The Dow Jones Industrial Average celebrated its 125th birthday on Wednesday.
The index looks a lot different than it did when it was first published on May 26, 1896, with none of its original 12 components remaining. The original index created by Charles Dow included utilities and staples, and there’s only one name on the original list that most investors would recognize now: General Electric (NYSE: GE).
Today, the index’s 30 members include several tech heavyweights, including Apple (NASDAQ: AAPL), Intel (NASDAQ: INTC), Microsoft (NASDAQ: MSFT), and Salesforce (NYSE: CRM), as well as names like American Express (NYSE: AXP), Boeing (NYSE: BA), Caterpillar (NYSE: CAT), and Home Depot (NYSE: HD).
But of these well-known names, Chantico Global’s Gina Sanchez says Microsoft is her pick of the bunch.
“This is a company that has just beat earnings, and this was a story that was already building before the pandemic,” Sanchez, Chantico’s CEO and Lido Advisors’ chief market strategist, said. “It got some extra rocket fuel during the pandemic as they built out their cloud-based offering which is the Azure suite.”

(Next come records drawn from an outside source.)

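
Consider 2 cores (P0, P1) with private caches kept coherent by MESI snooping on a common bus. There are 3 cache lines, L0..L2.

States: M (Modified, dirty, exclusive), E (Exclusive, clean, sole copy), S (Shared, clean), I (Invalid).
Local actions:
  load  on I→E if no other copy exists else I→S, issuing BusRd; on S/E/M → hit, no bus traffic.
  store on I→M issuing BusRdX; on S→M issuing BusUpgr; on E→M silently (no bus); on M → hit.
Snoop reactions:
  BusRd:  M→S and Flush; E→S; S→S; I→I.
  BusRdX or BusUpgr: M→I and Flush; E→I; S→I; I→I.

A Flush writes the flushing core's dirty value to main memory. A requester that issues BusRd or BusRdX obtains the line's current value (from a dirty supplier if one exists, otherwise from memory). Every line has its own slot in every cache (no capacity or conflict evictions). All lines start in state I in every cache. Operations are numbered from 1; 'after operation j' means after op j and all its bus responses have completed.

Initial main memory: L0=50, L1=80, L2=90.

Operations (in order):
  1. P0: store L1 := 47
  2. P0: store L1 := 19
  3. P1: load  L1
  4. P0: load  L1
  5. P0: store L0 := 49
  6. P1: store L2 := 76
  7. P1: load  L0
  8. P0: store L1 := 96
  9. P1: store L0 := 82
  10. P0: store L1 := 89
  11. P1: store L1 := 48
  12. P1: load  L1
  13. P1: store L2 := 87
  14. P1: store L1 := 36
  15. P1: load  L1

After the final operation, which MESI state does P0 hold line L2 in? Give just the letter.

1. P0: store L1 := 47  bus=[BusRdX]  L1: P0=M P1=I  mem[L1]=80
2. P0: store L1 := 19  bus=[-]  L1: P0=M P1=I  mem[L1]=80
3. P1: load  L1  bus=[BusRd,Flush]  L1: P0=S P1=S  mem[L1]=19
4. P0: load  L1  bus=[-]  L1: P0=S P1=S  mem[L1]=19
5. P0: store L0 := 49  bus=[BusRdX]  L0: P0=M P1=I  mem[L0]=50
6. P1: store L2 := 76  bus=[BusRdX]  L2: P0=I P1=M  mem[L2]=90
7. P1: load  L0  bus=[BusRd,Flush]  L0: P0=S P1=S  mem[L0]=49
8. P0: store L1 := 96  bus=[BusUpgr]  L1: P0=M P1=I  mem[L1]=19
9. P1: store L0 := 82  bus=[BusUpgr]  L0: P0=I P1=M  mem[L0]=49
10. P0: store L1 := 89  bus=[-]  L1: P0=M P1=I  mem[L1]=19
11. P1: store L1 := 48  bus=[BusRdX,Flush]  L1: P0=I P1=M  mem[L1]=89
12. P1: load  L1  bus=[-]  L1: P0=I P1=M  mem[L1]=89
13. P1: store L2 := 87  bus=[-]  L2: P0=I P1=M  mem[L2]=90
14. P1: store L1 := 36  bus=[-]  L1: P0=I P1=M  mem[L1]=89
15. P1: load  L1  bus=[-]  L1: P0=I P1=M  mem[L1]=89

state = I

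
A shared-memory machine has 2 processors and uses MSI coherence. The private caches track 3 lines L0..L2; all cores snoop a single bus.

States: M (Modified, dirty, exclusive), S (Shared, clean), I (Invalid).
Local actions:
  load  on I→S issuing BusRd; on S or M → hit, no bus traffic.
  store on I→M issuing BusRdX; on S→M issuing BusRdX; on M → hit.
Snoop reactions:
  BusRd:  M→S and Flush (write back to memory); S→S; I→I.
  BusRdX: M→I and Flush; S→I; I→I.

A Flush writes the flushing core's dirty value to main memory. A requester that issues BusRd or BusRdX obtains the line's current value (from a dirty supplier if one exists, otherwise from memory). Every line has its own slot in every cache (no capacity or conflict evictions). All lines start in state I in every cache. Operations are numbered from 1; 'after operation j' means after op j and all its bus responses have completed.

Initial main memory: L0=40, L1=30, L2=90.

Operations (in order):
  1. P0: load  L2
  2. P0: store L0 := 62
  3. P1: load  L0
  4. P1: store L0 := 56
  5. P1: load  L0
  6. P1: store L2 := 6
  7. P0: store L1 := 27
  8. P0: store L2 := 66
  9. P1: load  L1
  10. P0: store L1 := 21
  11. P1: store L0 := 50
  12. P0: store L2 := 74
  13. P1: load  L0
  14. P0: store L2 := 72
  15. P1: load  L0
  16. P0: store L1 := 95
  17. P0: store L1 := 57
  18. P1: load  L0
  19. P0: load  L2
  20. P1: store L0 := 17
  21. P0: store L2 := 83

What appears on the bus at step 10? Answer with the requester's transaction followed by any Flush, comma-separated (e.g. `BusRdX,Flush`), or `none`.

step 1: P0: load  L2  ⟶  SI  (L2)  txn=BusRd  M[L2]=90
step 2: P0: store L0 := 62  ⟶  MI  (L0)  txn=BusRdX  M[L0]=40
step 3: P1: load  L0  ⟶  SS  (L0)  txn=BusRd+Flush  M[L0]=62
step 4: P1: store L0 := 56  ⟶  IM  (L0)  txn=BusRdX  M[L0]=62
step 5: P1: load  L0  ⟶  IM  (L0)  txn=∅  M[L0]=62
step 6: P1: store L2 := 6  ⟶  IM  (L2)  txn=BusRdX  M[L2]=90
step 7: P0: store L1 := 27  ⟶  MI  (L1)  txn=BusRdX  M[L1]=30
step 8: P0: store L2 := 66  ⟶  MI  (L2)  txn=BusRdX+Flush  M[L2]=6
step 9: P1: load  L1  ⟶  SS  (L1)  txn=BusRd+Flush  M[L1]=27
step 10: P0: store L1 := 21  ⟶  MI  (L1)  txn=BusRdX  M[L1]=27
step 11: P1: store L0 := 50  ⟶  IM  (L0)  txn=∅  M[L0]=62
step 12: P0: store L2 := 74  ⟶  MI  (L2)  txn=∅  M[L2]=6
step 13: P1: load  L0  ⟶  IM  (L0)  txn=∅  M[L0]=62
step 14: P0: store L2 := 72  ⟶  MI  (L2)  txn=∅  M[L2]=6
step 15: P1: load  L0  ⟶  IM  (L0)  txn=∅  M[L0]=62
step 16: P0: store L1 := 95  ⟶  MI  (L1)  txn=∅  M[L1]=27
step 17: P0: store L1 := 57  ⟶  MI  (L1)  txn=∅  M[L1]=27
step 18: P1: load  L0  ⟶  IM  (L0)  txn=∅  M[L0]=62
step 19: P0: load  L2  ⟶  MI  (L2)  txn=∅  M[L2]=6
step 20: P1: store L0 := 17  ⟶  IM  (L0)  txn=∅  M[L0]=62
step 21: P0: store L2 := 83  ⟶  MI  (L2)  txn=∅  M[L2]=6

bus = BusRdX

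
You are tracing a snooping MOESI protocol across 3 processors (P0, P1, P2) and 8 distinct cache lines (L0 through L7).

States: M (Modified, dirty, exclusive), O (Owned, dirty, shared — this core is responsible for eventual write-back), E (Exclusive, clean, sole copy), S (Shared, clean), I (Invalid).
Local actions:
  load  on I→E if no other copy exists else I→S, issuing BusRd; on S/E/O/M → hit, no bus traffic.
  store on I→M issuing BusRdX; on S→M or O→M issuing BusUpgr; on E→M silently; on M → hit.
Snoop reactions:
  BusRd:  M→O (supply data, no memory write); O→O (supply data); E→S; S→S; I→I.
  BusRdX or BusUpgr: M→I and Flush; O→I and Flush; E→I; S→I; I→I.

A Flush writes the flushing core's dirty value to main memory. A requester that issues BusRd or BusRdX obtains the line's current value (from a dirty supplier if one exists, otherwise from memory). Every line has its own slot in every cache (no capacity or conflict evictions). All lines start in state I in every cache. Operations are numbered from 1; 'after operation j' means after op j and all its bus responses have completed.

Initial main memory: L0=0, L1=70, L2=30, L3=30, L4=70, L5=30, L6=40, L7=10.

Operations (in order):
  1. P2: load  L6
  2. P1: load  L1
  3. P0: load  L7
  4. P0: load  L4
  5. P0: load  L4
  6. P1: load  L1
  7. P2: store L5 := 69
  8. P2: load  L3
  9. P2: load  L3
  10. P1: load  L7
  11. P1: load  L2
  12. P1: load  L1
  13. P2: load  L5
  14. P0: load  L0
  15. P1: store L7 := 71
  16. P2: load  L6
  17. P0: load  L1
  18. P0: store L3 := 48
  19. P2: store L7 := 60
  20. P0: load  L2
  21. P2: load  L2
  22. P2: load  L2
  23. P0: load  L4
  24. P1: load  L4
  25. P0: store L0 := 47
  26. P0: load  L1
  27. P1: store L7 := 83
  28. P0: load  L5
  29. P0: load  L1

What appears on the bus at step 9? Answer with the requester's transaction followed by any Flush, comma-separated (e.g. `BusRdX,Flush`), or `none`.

bus = none

  op1 P2: load  L6 → I/I/E on L6; bus BusRd; mem=40
  op2 P1: load  L1 → I/E/I on L1; bus BusRd; mem=70
  op3 P0: load  L7 → E/I/I on L7; bus BusRd; mem=10
  op4 P0: load  L4 → E/I/I on L4; bus BusRd; mem=70
  op5 P0: load  L4 → E/I/I on L4; bus (none); mem=70
  op6 P1: load  L1 → I/E/I on L1; bus (none); mem=70
  op7 P2: store L5 := 69 → I/I/M on L5; bus BusRdX; mem=30
  op8 P2: load  L3 → I/I/E on L3; bus BusRd; mem=30
  op9 P2: load  L3 → I/I/E on L3; bus (none); mem=30
  op10 P1: load  L7 → S/S/I on L7; bus BusRd; mem=10
  op11 P1: load  L2 → I/E/I on L2; bus BusRd; mem=30
  op12 P1: load  L1 → I/E/I on L1; bus (none); mem=70
  op13 P2: load  L5 → I/I/M on L5; bus (none); mem=30
  op14 P0: load  L0 → E/I/I on L0; bus BusRd; mem=0
  op15 P1: store L7 := 71 → I/M/I on L7; bus BusUpgr; mem=10
  op16 P2: load  L6 → I/I/E on L6; bus (none); mem=40
  op17 P0: load  L1 → S/S/I on L1; bus BusRd; mem=70
  op18 P0: store L3 := 48 → M/I/I on L3; bus BusRdX; mem=30
  op19 P2: store L7 := 60 → I/I/M on L7; bus BusRdX Flush; mem=71
  op20 P0: load  L2 → S/S/I on L2; bus BusRd; mem=30
  op21 P2: load  L2 → S/S/S on L2; bus BusRd; mem=30
  op22 P2: load  L2 → S/S/S on L2; bus (none); mem=30
  op23 P0: load  L4 → E/I/I on L4; bus (none); mem=70
  op24 P1: load  L4 → S/S/I on L4; bus BusRd; mem=70
  op25 P0: store L0 := 47 → M/I/I on L0; bus (none); mem=0
  op26 P0: load  L1 → S/S/I on L1; bus (none); mem=70
  op27 P1: store L7 := 83 → I/M/I on L7; bus BusRdX Flush; mem=60
  op28 P0: load  L5 → S/I/O on L5; bus BusRd; mem=30
  op29 P0: load  L1 → S/S/I on L1; bus (none); mem=70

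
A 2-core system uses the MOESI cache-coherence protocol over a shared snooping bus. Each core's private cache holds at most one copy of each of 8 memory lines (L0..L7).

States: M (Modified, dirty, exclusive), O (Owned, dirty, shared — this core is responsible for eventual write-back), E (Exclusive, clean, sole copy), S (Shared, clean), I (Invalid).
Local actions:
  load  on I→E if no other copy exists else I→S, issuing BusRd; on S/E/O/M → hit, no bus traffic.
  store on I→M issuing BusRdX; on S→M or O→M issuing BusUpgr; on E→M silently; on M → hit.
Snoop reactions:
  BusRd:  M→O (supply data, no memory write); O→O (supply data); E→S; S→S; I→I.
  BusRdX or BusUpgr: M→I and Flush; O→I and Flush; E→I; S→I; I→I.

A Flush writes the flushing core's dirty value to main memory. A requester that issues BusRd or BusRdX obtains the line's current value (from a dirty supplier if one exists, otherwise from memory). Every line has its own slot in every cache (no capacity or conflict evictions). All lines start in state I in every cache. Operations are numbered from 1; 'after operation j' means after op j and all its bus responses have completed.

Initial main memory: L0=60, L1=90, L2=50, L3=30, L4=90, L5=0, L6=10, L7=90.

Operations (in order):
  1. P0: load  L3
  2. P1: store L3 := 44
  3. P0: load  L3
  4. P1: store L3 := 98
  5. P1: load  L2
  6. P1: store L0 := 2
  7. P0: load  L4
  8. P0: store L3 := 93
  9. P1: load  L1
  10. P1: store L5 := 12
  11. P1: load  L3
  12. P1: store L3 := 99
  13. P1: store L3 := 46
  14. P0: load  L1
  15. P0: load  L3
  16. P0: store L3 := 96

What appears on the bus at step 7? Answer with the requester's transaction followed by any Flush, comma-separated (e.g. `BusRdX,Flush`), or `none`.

bus = BusRd

  op1 P0: load  L3 → E/I on L3; bus BusRd; mem=30
  op2 P1: store L3 := 44 → I/M on L3; bus BusRdX; mem=30
  op3 P0: load  L3 → S/O on L3; bus BusRd; mem=30
  op4 P1: store L3 := 98 → I/M on L3; bus BusUpgr; mem=30
  op5 P1: load  L2 → I/E on L2; bus BusRd; mem=50
  op6 P1: store L0 := 2 → I/M on L0; bus BusRdX; mem=60
  op7 P0: load  L4 → E/I on L4; bus BusRd; mem=90
  op8 P0: store L3 := 93 → M/I on L3; bus BusRdX Flush; mem=98
  op9 P1: load  L1 → I/E on L1; bus BusRd; mem=90
  op10 P1: store L5 := 12 → I/M on L5; bus BusRdX; mem=0
  op11 P1: load  L3 → O/S on L3; bus BusRd; mem=98
  op12 P1: store L3 := 99 → I/M on L3; bus BusUpgr Flush; mem=93
  op13 P1: store L3 := 46 → I/M on L3; bus (none); mem=93
  op14 P0: load  L1 → S/S on L1; bus BusRd; mem=90
  op15 P0: load  L3 → S/O on L3; bus BusRd; mem=93
  op16 P0: store L3 := 96 → M/I on L3; bus BusUpgr Flush; mem=46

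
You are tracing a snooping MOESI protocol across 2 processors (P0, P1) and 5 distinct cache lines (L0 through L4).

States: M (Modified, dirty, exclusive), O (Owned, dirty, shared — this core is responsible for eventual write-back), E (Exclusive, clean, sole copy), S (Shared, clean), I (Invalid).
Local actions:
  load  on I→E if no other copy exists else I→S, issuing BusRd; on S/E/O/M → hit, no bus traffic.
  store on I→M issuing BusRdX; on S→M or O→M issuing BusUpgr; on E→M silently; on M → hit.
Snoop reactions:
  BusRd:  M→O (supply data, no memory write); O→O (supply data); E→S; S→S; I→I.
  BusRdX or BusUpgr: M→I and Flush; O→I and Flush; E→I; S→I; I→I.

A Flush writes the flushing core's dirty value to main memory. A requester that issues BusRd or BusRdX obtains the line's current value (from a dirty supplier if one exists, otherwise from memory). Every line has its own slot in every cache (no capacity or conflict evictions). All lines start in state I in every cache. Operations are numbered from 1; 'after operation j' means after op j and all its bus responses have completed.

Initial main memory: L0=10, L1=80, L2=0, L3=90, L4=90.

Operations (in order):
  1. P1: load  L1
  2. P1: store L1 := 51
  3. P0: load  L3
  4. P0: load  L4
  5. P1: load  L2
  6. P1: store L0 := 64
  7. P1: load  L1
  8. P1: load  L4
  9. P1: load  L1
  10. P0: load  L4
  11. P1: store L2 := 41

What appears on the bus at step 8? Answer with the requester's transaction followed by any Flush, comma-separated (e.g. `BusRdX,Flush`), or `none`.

bus = BusRd

step 1: P1: load  L1  ⟶  IE  (L1)  txn=BusRd  M[L1]=80
step 2: P1: store L1 := 51  ⟶  IM  (L1)  txn=∅  M[L1]=80
step 3: P0: load  L3  ⟶  EI  (L3)  txn=BusRd  M[L3]=90
step 4: P0: load  L4  ⟶  EI  (L4)  txn=BusRd  M[L4]=90
step 5: P1: load  L2  ⟶  IE  (L2)  txn=BusRd  M[L2]=0
step 6: P1: store L0 := 64  ⟶  IM  (L0)  txn=BusRdX  M[L0]=10
step 7: P1: load  L1  ⟶  IM  (L1)  txn=∅  M[L1]=80
step 8: P1: load  L4  ⟶  SS  (L4)  txn=BusRd  M[L4]=90
step 9: P1: load  L1  ⟶  IM  (L1)  txn=∅  M[L1]=80
step 10: P0: load  L4  ⟶  SS  (L4)  txn=∅  M[L4]=90
step 11: P1: store L2 := 41  ⟶  IM  (L2)  txn=∅  M[L2]=0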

Microsoft delivered a big earnings beat at the end of last month. The company reported earnings per share of $1.95 on revenue of $41.71 billion, compared to estimates for earnings per share of $1.78 on revenue of $41.03 billion. The company said its Azure public cloud business—which competes with Amazon (NASDAQ: AMZN) Web Services—grew 50% in the quarter, beating estimates for growth of 46%.
“Now, they’re experiencing the recovery as PC sales pick up [and] their core Windows sales are also picking up,” Sanchez added. “It’s just hitting on every cylinder.”
Miller Tabak’s Matt Maley has his eye on a different Dow name: Boeing.
“The stock obviously got hit even before the pandemic because of this whole problem it had with the 737 Max,” Maley said. “And the stock, unlike many, many stocks in the Dow and the overall market that have come back to pre-pandemic levels or even higher, we haven’t seen that at all with Boeing.”
Pointing to Boeing’s chart, Maley noted that it has made a series of higher highs and higher lows, establishing an upward-trending channel, and is nearing a breakout above resistance going back to its 2019 peak.
“Boeing is… too big to fail,” Maley added. “They’re way too important to the airline industry, which is going to continue to grow out of this pandemic and of course to the defense industry, and we still have issues with the Middle East, growing tensions in China. So there’s going to be a situation where the stock is well behind a lot of these Dow components, but its upside should be just as good or even greater.”
Boeing shares gained nearly 4% on Thursday after the FAA announced that it will pay $17 million in penalties as part of a settlement to resolve some outstanding issues related to the 737 Max.
While not a small fine, it marks another step toward putting the company’s Max woes behind it and points to an aerospace industry that is taking problems more seriously these days.
“We take our responsibility to meet all regulatory requirements very seriously,” Boeing said in a statement. “These penalties stem from issues that were raised in 2019 and which we fully resolved in our production system and supply chain. We continue to devote time and resources to improving safety and quality performance across our operations.”